JOHANNESBURG — Diplomats describe a festival atmosphere in Zimbabwe as large crowds turn out for rallies by both government and opposition parties ahead of parliamentary elections on March 31.

While President Robert Mugabe has never had a problem campaigning, outside observers are surprised to see how effectively opposition leader Morgan Tsvangirai has been able to muster supporters around the country.

“It’s like a festival,” said a Western diplomat based in Harare, Zimbabwe. “Government strongholds where, in the past, people have been afraid of stepping up to hear the opposition are turning out record crowds.”

The human rights group Amnesty International said there have been “significantly fewer reports of politically motivated violence” than during past elections, but warned that threats and intimidation against opposition supporters would make it hard for the vote to be judged as “free and fair.”

Mr. Mugabe’s ruling Zimbabwe African National Union-Patriotic Front (ZANU-PF) narrowly won the 2000 election, taking just 62 of the 120 elected seats in parliament — the first time the party has been challenged since it took power in 1980.

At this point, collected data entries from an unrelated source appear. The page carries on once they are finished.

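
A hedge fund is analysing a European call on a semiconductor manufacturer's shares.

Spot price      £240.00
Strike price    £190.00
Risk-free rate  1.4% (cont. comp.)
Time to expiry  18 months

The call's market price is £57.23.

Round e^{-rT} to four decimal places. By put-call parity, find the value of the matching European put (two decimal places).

£3.28

exp(−rT) = exp(−0.014·1.5) = 0.9792
Put-call parity: C − P = S − K·e^(−rT) = 240 − 190·0.9792 = 240 − 186.0480 = 53.9520
P = C − (C − P) = 57.23 − (53.9520) = 3.2780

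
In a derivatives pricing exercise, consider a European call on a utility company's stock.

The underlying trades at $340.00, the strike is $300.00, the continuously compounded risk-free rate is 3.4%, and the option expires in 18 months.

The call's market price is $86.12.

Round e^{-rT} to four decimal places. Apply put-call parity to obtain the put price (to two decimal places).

$31.21

e^(−rT) = e^(−0.034·1.5) = 0.9503
Put-call parity: C − P = S − K·e^(−rT) = 340 − 300·0.9503 = 340 − 285.0900 = 54.9100
P = C − (C − P) = 86.12 − (54.9100) = 31.2100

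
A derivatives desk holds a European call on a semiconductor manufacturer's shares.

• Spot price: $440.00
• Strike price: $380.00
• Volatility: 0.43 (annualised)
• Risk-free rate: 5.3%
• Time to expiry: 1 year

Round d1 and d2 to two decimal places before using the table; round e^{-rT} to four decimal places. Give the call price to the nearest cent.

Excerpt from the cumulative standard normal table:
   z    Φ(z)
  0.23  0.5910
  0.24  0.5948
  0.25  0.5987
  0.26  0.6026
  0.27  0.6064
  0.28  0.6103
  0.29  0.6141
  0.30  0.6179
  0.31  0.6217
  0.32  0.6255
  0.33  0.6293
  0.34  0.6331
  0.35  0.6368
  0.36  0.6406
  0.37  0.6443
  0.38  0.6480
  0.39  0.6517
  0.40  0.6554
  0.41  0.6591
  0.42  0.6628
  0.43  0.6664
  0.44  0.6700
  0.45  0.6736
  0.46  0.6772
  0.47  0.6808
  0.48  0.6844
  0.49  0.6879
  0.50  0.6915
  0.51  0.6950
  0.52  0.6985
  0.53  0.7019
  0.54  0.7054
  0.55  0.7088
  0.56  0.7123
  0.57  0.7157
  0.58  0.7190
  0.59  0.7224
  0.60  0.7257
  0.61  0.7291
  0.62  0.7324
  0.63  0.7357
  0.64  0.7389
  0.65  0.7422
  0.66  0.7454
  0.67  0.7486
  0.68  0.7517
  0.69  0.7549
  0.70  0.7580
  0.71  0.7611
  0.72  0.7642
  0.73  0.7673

$114.98

σ√T = 0.43 × 1.0000 = 0.4300
d₁ = [ln(440/380) + (0.053 + 0.43²/2)·1] / 0.4300 = [0.1466 + 0.1454] / 0.4300 = 0.6792 → 0.68
d₂ = d₁ − σ√T = 0.6792 − 0.4300 = 0.2492 → 0.25
exp(−rT) = exp(−0.053·1) = 0.9484
C = 440·N(0.68) − 380·0.9484·N(0.25) = 440·0.7517 − 380·0.9484·0.5987 = 330.7480 − 215.7667 = 114.9813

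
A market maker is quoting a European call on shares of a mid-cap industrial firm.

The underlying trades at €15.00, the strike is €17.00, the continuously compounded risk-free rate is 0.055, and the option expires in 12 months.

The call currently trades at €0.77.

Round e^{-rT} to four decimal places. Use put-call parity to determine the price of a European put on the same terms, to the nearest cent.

€1.86

exp(−rT) = exp(−0.055·1) = 0.9465
Put-call parity: C − P = S − K·e^(−rT) = 15 − 17·0.9465 = 15 − 16.0905 = -1.0905
P = C − (C − P) = 0.77 − (-1.0905) = 1.8605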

Mr. Tsvangirai’s Movement for Democratic Change (MDC), which won 57 seats, accused the government of using torture, intimidation and vote rigging to win the balloting and the courts later nullified eight of the ZANU-PF seats, though the government refused to rerun the vote in those electorates.

In 2000, MDC rallies were frequently overrun by ruling-party youths or broken up by police. But this time, most meetings have gone ahead, though several have been delayed or moved when police refused to grant permission for the gatherings.

Under Zimbabwe’s notorious Public Order and Security Act (POSA), it is illegal for two or more persons to discuss politics in a public place without police permission.

The MDC has also complained that the ruling party is using government vehicles to ferry people to its rallies and that soldiers have been forcing voters to assemble whenever the 81-year-old Mr. Mugabe delivers a speech.

Radio, television and all daily newspapers are controlled by the state and give little space to the MDC.

The only independent radio station broadcasts by shortwave from London.